Аулин чуть не сплюнул с досады:
— Чем же она лучше? Иерусалимская гора, Сарайная падь и все остальное, вплоть до Пивоварихи.
— А Пятая часть что представляет?
Оба иркутянина дружно рассмеялись, и полицмейстер ответил за подчиненного:
— Хуже Пятой ничего нет, Алексей Николаевич. Она самая новая, выделена совсем недавно с целью усиления надзора за Глазковским предместьем. Где бандиты устроили себе столицу.
— Не воры, а именно бандиты? — уточнил коллежский советник.
— Там всякой твари по паре, — вмешался Аулин. — Но бандиты заправляют, это верно. Вокруг вокзала все под их рукой. Да и в целом по слободе тоже. Больше всех покойников мы там собираем. Тех, кого до Ангары не дотащили…
— Далее имеется местечко, называемое Порт-Артур, — продолжил лекцию Бойчевский. — Это между Глазковым и рекой Иркут, на том же левом берегу Ангары. Началось оно, как во многих городах, самозахватом. Дума пыталась сломать то, что нищеброды понастроили, да не вышло. Куда девать стольких нарушителей? Пришлось узаконить. Теперь Порт-Артур — еще одна клоака. Криминальная обстановка там хуже некуда. Но вы уж поняли, Алексей Николаевич, что так здесь повсеместно.
— Кроме Первой части, — напомнил слова Аулина Лыков. — Тут вы не исключение, как и во всем остальном. Окраины всюду захвачены уголовными. Полицейский надзор слабее, соблазнов у околоточного больше. Итак, резюмируем: местности вокруг Сенного и Хлебного базаров — раз. То, что за рекой Ушаковкой, — два. Глазковское предместье с Порт-Артуром — три. Самые беспокойные иркутские места. Никого не забыл?
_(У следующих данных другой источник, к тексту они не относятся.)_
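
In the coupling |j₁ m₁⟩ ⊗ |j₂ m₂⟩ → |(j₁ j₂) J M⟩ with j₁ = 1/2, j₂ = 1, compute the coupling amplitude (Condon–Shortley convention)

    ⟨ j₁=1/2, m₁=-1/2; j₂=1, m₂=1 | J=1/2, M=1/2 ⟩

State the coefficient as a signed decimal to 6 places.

triangle: 1!×0!×1!/3! = 1/6
(j±m)!: 0!×1!×2!×0!×1!×0! = 2
prefactor² = (2J+1)×Δ×N² = 2/3
  k=1: −1/(1!×0!×0!×1!×0!×0!) = -1
Σ = -1  ⇒  CG² = 2/3×(-1)² = 2/3
CG = −√(2/3) = -0.816497

-0.816497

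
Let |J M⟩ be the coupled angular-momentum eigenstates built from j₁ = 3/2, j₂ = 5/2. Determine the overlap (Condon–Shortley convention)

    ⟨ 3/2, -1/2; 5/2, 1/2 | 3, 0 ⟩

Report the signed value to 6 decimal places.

j₁+j₂−J=1  J+j₁−j₂=2  J−j₁+j₂=4  j₁+j₂+J+1=8
(j₁±m₁, j₂±m₂, J±M) = (1,2,3,2,3,3)
P² = 36/5
sum k=0..1:
  [0] +1/12 = 1/12
  [1] −1/4 = -1/4
S = -1/6
C² = P²·S² = 1/5 ; C = -0.447214

-0.447214  (= −√(1/5))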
— Дальние окраины надо прибавить, — подсказал начальник сыскного отделения. — Станция Иннокентьевская Сибирской железной дороги, с товарными пакгаузами и селением Подгорное-Жилкино. Формально это уже не Иркутск, но тяготеют к нам. Тоже множество притонов. Затем местность за селением Кузмиха, выше по Ангаре от увеселительного сада «Царь-Девица». И другие темные места: выселок Лисиха, падь Топка и самострой из землянок на Веселой горе.
— И на все про все у нас, Алексей Николаевич, сто шестьдесят городовых и четырнадцать околоточных надзирателей, — вздохнул Бойчевский. — Как хочешь, так и крутись.
— А что с сыскным отделением? — обратился Лыков к Аулину. — Где набрали кадр?
Тот вздохнул еще громче полицмейстера:
— Э-эх! Какой тут может быть кадр? Вот давеча сыскной городовой Петр Катков нажрался водки, сел на извозчика и стал разъезжать по городу. Стреляя для развлечения из револьвера. Ну как вам такое?